When I was ten, we moved to Staten Island, and I’ve never gotten over it. We were now living in a segregated space. White kids took the yellow school buses to our junior high school, and black and brown kids mostly took the city bus or walked the seven blocks to school. Many days, as I walked home alone, there were older white kids and adults who would spit at me and call me the n-word. Each Friday there would be reports of the “race riots’” at one of the local high schools—meaning, blacks and whites fighting after school, every week. I figured out by seventh grade that testing out and getting to a specialized school in Manhattan would be a better choice because I didn’t want to deal with that kind of racism. So I commuted an hour and half each way taking a bus, ferry and subway train to midtown Manhattan for high school where the diverse world opened back up for me.

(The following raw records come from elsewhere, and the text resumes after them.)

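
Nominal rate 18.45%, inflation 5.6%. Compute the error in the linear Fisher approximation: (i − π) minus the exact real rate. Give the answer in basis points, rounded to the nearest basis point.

Approximate: r ≈ 18.450% − 5.600% = 12.8500%
Exact: (1 + 0.1845)/(1 + 0.0560) − 1 = 12.1686%
Error = 12.8500% − 12.1686% = 0.6814% → 68 basis points.

68 basis points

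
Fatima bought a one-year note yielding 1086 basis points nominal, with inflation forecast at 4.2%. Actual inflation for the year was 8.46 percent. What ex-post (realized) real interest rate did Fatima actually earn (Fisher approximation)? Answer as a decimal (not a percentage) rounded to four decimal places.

Ex-post: 10.86% − 8.46% = 2.400%
So the realized real rate is 0.0240.

0.0240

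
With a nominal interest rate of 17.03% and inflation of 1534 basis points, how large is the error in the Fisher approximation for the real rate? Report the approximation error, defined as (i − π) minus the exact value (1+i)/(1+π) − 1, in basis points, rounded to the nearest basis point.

Approximate: r ≈ 17.030% − 15.340% = 1.6900%
Exact: (1 + 0.1703)/(1 + 0.1534) − 1 = 1.4652%
Error = 1.6900% − 1.4652% = 0.2248% → 22 basis points.

22 basis points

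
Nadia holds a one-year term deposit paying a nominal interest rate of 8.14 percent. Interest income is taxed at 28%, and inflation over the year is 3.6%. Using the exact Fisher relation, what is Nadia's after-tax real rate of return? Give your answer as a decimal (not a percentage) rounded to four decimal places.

After-tax nominal return = 8.14% × (1 − 0.28) = 5.8608%.
1 + r = 1.058608 / 1.03600 = 1.021822
After-tax real rate = 1.021822 − 1 → 0.0218.

0.0218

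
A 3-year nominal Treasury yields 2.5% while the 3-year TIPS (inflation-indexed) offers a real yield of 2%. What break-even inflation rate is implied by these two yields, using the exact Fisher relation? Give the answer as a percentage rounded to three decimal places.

0.490%

(1 + π) = (1 + i)/(1 + r) = 1.02500 / 1.02000 = 1.004902
Break-even inflation = 1.004902 − 1 → 0.490%.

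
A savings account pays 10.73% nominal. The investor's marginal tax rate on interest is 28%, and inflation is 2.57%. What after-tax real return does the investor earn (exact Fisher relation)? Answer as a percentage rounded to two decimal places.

After-tax nominal return = 10.73% × (1 − 0.28) = 7.7256%.
1 + r = 1.077256 / 1.02570 = 1.050264
After-tax real rate = 1.050264 − 1 → 5.03%.

5.03%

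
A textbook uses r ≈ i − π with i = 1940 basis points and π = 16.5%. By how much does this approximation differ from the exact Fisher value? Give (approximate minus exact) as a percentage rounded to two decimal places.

0.41%

Approximate: r ≈ 19.400% − 16.500% = 2.9000%
Exact: (1 + 0.1940)/(1 + 0.1650) − 1 = 2.4893%
Error = 2.9000% − 2.4893% = 0.4107% → 0.41%.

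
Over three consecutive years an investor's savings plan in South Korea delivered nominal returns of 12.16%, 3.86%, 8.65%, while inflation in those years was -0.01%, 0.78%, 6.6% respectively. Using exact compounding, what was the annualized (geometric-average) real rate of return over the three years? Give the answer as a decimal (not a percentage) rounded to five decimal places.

Nominal growth factor = 1.1216 × 1.0386 × 1.0865 = 1.26565707
Price-level growth factor = 0.9999 × 1.0078 × 1.0660 = 1.07420737
Real growth factor = 1.26565707 / 1.07420737 = 1.17822416
Annualized real rate = 1.17822416^(1/3) − 1 = 5.6191% → 0.05619.

0.05619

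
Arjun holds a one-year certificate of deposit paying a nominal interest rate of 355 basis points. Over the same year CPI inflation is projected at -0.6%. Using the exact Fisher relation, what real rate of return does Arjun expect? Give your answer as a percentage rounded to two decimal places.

By the Fisher relation, 1 + r = (1 + i)/(1 + π).
1 + r = 1.03550 / 0.99400 = 1.041751
r = 1.041751 − 1 = 4.1751%, i.e. 4.18%.

4.18%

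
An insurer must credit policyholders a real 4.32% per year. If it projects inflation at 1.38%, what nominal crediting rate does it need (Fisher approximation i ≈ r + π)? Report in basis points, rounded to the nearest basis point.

570 basis points

i ≈ r + π = 4.32% + 1.38% = 570 basis points.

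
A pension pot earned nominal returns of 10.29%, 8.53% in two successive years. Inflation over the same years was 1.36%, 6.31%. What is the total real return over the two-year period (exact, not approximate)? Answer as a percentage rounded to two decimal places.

Nominal growth factor = 1.1029 × 1.0853 = 1.196977
Price-level growth factor = 1.0136 × 1.0631 = 1.077558
Real growth factor = 1.196977 / 1.077558 = 1.110824
Total real return = 1.110824 − 1 → 11.08%.

11.08%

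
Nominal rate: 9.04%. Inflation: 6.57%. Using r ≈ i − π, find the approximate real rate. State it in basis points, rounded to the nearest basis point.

247 basis points

r ≈ i − π = 9.04% − 6.57% = 247 basis points.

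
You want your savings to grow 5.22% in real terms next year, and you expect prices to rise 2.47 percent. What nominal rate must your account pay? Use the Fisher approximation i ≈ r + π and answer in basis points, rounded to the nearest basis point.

i ≈ r + π = 5.22% + 2.47% = 769 basis points.

769 basis points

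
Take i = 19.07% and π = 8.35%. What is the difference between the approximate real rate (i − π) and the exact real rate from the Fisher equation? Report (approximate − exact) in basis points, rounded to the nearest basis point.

83 basis points

Approximate: r ≈ 19.070% − 8.350% = 10.7200%
Exact: (1 + 0.1907)/(1 + 0.0835) − 1 = 9.8939%
Error = 10.7200% − 9.8939% = 0.8261% → 83 basis points.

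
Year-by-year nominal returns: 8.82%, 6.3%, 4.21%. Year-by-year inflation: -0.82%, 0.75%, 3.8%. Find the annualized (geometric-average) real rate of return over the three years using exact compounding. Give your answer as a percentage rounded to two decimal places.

5.14%

Nominal growth factor = 1.0882 × 1.0630 × 1.0421 = 1.20545605
Price-level growth factor = 0.9918 × 1.0075 × 1.0380 = 1.03720956
Real growth factor = 1.20545605 / 1.03720956 = 1.16221070
Annualized real rate = 1.16221070^(1/3) − 1 = 5.1385% → 5.14%.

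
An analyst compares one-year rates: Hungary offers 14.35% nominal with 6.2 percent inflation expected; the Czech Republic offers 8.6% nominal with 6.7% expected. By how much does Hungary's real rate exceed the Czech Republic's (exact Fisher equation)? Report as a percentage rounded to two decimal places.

Hungary: (1 + 0.1435)/(1 + 0.0620) − 1 = 7.6742%
The Czech Republic: (1 + 0.0860)/(1 + 0.0670) − 1 = 1.7807%
Differential = 7.6742% − 1.7807% = 5.8935% → 5.89%.

5.89%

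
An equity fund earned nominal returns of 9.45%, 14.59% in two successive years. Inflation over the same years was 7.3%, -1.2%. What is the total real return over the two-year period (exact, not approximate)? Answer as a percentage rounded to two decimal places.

Compound the nominal returns: 1.0945 × 1.1459 = 1.254188.
Compound inflation: 1.0730 × 0.9880 = 1.060124.
Deflate: 1.254188 / 1.060124 = 1.183057.
Total real return = 1.183057 − 1 → 18.31%.

18.31%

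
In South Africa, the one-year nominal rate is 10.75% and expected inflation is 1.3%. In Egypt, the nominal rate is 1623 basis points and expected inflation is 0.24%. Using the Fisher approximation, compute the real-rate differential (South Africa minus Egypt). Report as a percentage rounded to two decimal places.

-6.54%

South Africa: 10.75% − 1.3% = 9.450%
Egypt: 16.23% − 0.24% = 15.990%
Differential = -6.540% → -6.54%.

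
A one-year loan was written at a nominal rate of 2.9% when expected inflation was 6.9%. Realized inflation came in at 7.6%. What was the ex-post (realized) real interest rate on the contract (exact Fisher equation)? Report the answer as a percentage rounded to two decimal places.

Ex-post: (1 + 0.0290)/(1 + 0.0760) − 1 = -4.3680%
So the realized real rate is -4.37%.

-4.37%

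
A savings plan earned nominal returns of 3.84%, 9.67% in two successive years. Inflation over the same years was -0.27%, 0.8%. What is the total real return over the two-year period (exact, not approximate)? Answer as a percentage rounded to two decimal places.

Nominal growth factor = 1.0384 × 1.0967 = 1.138813
Price-level growth factor = 0.9973 × 1.0080 = 1.005278
Real growth factor = 1.138813 / 1.005278 = 1.132834
Total real return = 1.132834 − 1 → 13.28%.

13.28%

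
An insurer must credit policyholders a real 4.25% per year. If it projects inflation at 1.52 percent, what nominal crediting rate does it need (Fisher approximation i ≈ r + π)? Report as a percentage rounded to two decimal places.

i ≈ r + π = 4.25% + 1.52% = 5.77%.

5.77%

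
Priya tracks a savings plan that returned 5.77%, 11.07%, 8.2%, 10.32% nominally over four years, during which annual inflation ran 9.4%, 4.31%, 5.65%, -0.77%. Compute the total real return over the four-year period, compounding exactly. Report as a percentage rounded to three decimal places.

17.215%

Compound the nominal returns: 1.0577 × 1.1107 × 1.0820 × 1.1032 = 1.40229954.
Compound inflation: 1.0940 × 1.0431 × 1.0565 × 0.9923 = 1.19634313.
Deflate: 1.40229954 / 1.19634313 = 1.17215496.
Total real return = 1.17215496 − 1 → 17.215%.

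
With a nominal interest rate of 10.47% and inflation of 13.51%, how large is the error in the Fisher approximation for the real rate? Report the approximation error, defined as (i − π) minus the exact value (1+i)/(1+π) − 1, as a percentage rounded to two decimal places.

-0.36%

Approximate: r ≈ 10.470% − 13.510% = -3.0400%
Exact: (1 + 0.1047)/(1 + 0.1351) − 1 = -2.6782%
Error = -3.0400% − (-2.6782%) = -0.3618% → -0.36%.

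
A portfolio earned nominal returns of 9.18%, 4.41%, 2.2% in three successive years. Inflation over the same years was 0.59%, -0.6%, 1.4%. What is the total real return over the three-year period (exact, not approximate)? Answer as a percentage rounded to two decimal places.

Nominal growth factor = 1.0918 × 1.0441 × 1.0220 = 1.165027
Price-level growth factor = 1.0059 × 0.9940 × 1.0140 = 1.013863
Real growth factor = 1.165027 / 1.013863 = 1.149098
Total real return = 1.149098 − 1 → 14.91%.

14.91%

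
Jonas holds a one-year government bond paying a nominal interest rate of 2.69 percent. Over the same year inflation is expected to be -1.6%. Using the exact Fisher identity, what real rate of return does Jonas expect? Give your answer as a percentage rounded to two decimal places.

4.36%

1 + r = 1.02690 / 0.98400 = 1.043598
r = 1.043598 − 1 = 4.3598%, i.e. 4.36%.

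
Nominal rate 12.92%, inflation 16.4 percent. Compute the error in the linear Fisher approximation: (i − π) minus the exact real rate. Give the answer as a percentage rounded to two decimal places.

Approximate: r ≈ 12.920% − 16.400% = -3.4800%
Exact: (1 + 0.1292)/(1 + 0.1640) − 1 = -2.9897%
Error = -3.4800% − (-2.9897%) = -0.4903% → -0.49%.

-0.49%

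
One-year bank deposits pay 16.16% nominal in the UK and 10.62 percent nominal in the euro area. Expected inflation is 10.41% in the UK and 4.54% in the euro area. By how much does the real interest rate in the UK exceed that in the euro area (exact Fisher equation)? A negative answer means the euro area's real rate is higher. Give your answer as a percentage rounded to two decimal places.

-0.61%

The UK: (1 + 0.1616)/(1 + 0.1041) − 1 = 5.2079%
The euro area: (1 + 0.1062)/(1 + 0.0454) − 1 = 5.8160%
Differential = 5.2079% − 5.8160% = -0.6081% → -0.61%.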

For whatever reason, talking about race, building bridges, having friendship groups that looked the like Benetton ads of the 1980s has been my lot for over 40 years. And I’m tired because I’ve spent my life pushing away and unlearning the messages that whites and black can’t be real family and friends, but too many white folks won’t do the work of unlearning those same messages. I’m tired of the burden white supremacy places on me and the black and brown people I love. I’m tired of black folks bearing the symptoms of white sickness. This exhaustion is not two weeks old or global pandemic old. Black and brown people spend our lives learning to live with the exhaustion of white supremacy as a survival mechanism.